Students explore the world of the Visual Arts to inspire and generate their own art practice. Students create a body of work throughout their two year course (60%) and sit a final 10 hour exam (40%) in year 11. As this is an Art and Design qualification, the students’ projects will develop through contextual references, looking at a vast range of artists and imagery for inspiration. Students also produce own primary research in the form of own photos, drawings and mark making. Students will learn CAD to manipulate imagery and create repeat pattern work. Students have a theme for the starting point of each project and it develops with a range of workshops using the students own generated imagery to create a series of outcomes, these textiles experiments and mock ups are developed and refined through practical work, using designs and written reflections. The final outcome for the project combines processes learnt and could be in the form of a garment, or accessory with a range of surface manipulations and decorations, or a textiles artwork.

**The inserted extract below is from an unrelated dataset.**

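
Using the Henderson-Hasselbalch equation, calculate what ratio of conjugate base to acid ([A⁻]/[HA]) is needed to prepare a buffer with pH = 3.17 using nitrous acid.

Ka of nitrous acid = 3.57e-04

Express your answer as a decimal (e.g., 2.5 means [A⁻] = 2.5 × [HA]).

pKa = -log(3.57e-04) = 3.4473. pH = pKa + log([A⁻]/[HA]), so log([A⁻]/[HA]) = pH − pKa = 3.17 − 3.4473 = -0.2773. [A⁻]/[HA] = 10^(-0.2773) = 0.528

[A⁻]/[HA] = 0.528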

The class work created from the start of Year 10 can be submitted as part of the 60% Portfolio grade, in Year 11 students have approximately 16 weeks to do the 40% Exam Project which has the choice of 7 starting points set by AQA, this leads up to the final outcome created during the 10 hour exam.

 

 


 

Personal Professional Development (PPD)

Course Description

All KS4 students will follow a weekly, 30 minutes, timetabled rolling programme of PPD; this is where students have the opportunity to consider and reflect upon their personal values, beliefs and attitudes; they are challenged to explore their morality, to develop their political ideas and to grow into responsible citizens. Throughout the two years, students will engage in relationships education, sexuality and gender identity education, drugs and alcohol education, safety education, mental health awareness, citizenship education, finance education and healthy life-styles education.  The will also experience a wide variety of assemblies including a Black History assembly and a LGBT assembly which celebrate our school ethos of tolerance and inclusion.  Student achievement is affirmed; work is celebrated in assemblies; we hold termly certificate assemblies noting excellence and progress including attendance and punctuality.

The PPD Programme also supports professional development; tutors facilitate regular self-appraisal meetings where the onus is on students to take responsibility for their progress. Tutors also work closely with the Progressions Department to ensure students have successful work placements and support students in producing their portfolios.